The suspect in Monday’s horrific Ohio school shooting has been variously described as a quiet loner who was bullied to a boy who actually seemed quite normal to classmates.
So far, much of what’s out there is speculation. But there is one solid piece of original reporting from the Cleveland Plain Dealer that’s worth reading. “It appears that T.J. Lane had violence in his life from the beginning,” begins the report, which offers a glimpse into some of this teenager's life.
The Plain Deader story continues: “Geauga County court records show the father of the teen who authorities say shot five students at Chardon High School on Monday had been arrested many times for violent crimes against women in his life, including Lane's mother. More than once, police or courts warned him to stay away from the boy and his mother.”

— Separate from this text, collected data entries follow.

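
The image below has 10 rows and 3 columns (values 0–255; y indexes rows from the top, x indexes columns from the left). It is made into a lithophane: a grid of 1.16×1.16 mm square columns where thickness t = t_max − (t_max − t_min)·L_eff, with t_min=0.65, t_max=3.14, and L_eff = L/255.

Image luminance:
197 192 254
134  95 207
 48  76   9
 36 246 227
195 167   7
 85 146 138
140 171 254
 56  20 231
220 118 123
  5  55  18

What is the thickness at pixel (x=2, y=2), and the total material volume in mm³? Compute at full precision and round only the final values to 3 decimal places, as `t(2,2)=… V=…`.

t(2,2)=3.052 V=75.906

span = t_max - t_min = 3.14 - 0.65 = 2.490
L(2,2) = 9, L_eff = 9/255 = 0.035294
t(2,2) = 3.14 - 2.490·0.035294 = 3.052
Σt over all 10·3 pixels = 47949/850 ≈ 56.4105882
V = pitch²·Σt = 1.16²·47949/850 = 75.906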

It’s no surprise that the U.S. Department of Health and Human Services warns that children who witness domestic violence can suffer severe behavioral, social and learning problems.
A 2009 department bulletin spells this out: “Children's risk levels and reactions to domestic violence exist on a continuum where some children demonstrate enormous resiliency while others show signs of significant maladaptive adjustment.”

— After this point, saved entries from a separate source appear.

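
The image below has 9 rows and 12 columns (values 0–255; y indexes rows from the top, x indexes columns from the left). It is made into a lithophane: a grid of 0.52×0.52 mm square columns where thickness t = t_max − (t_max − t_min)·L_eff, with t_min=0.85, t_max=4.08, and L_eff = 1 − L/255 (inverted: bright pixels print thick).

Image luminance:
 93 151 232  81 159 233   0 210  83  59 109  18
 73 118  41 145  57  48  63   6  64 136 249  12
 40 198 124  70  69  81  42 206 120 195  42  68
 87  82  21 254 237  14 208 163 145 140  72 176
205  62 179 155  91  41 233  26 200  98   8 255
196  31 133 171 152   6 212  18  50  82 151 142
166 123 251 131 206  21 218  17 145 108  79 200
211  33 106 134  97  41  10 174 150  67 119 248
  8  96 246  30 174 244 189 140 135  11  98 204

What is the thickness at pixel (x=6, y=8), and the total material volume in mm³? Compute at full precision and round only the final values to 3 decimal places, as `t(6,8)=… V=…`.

span = t_max - t_min = 4.08 - 0.85 = 3.230
L(6,8) = 189, L_eff = 1 - 189/255 = 0.258824 (inverted)
t(6,8) = 4.08 - 3.230·0.258824 = 3.244
Σt over all 9·12 pixels = 381299/1500 ≈ 254.1993333
V = pitch²·Σt = 0.52²·381299/1500 = 68.735

t(6,8)=3.244 V=68.735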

The bulletin’s content isn’t armchair psychiatry, and doesn’t pretend to have all the answers for what’s the best approach to help children who have witnessed domestic violence. Nor does it leave you with the impression that all kids who suffer during their childhoods are doomed to become violent themselves.
But the bulletin does provide a thoughtful discussion about the challenges and debate over what might help these kids overcome the odds stacked against them. And it makes you wonder what happened to T.J. Lane in the wake of what indisputably were difficult experiences early in life.